The Bulgarian government will provide funds to buy voting machines so that there is one at each polling station at the next elections, Prime Minister Boiko Borissov told a Cabinet meeting on February 12.
He added, however, that he was not convinced that this would solve anything.
In 2019, Bulgaria’s Parliament amended the Electoral Code to require the use of 3000 voting machines in last year’s presidential elections, 6000 in the municipal elections, and in National Assembly elections. Ahead of the autumn 2019 municipal elections, the law was amended again, to remove the requirement for the use of machines in that vote.
That followed a Central Electoral Commission (CEC) analysis after the European Parliament elections that the deployment of voting machines – the first time they had been used on a large scale in Bulgaria – had created a number of difficulties.

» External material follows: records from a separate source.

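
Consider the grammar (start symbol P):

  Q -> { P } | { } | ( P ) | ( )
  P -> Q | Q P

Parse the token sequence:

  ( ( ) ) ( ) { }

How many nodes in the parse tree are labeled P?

[P [Q ( [P [Q ( )]] )] [P [Q ( )] [P [Q { }]]]]

4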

Bulgaria is scheduled to vote in 2021 in National Assembly elections in the first half of the year and in presidential elections in the autumn.
Borissov said that it would be up to Parliament to decide whether to have both machine voting and voting by paper ballot.
Deputy Prime Minister Tomislav Donchev, who is administratively in charge of elections on behalf of the executive, said that to him it was nonsense to maintain two parallel voting systems “which makes the elections extremely expensive”.
Donchev said that there would have to be at least 15 000 voting machines, to make provision for spares.
He said that the machines should be manufactured, “as a last resort, bought, but in no case rented”.
(Voting machine used in May 2019 European Parliament elections in Bulgaria. Screengrab from Bulgarian National Television.)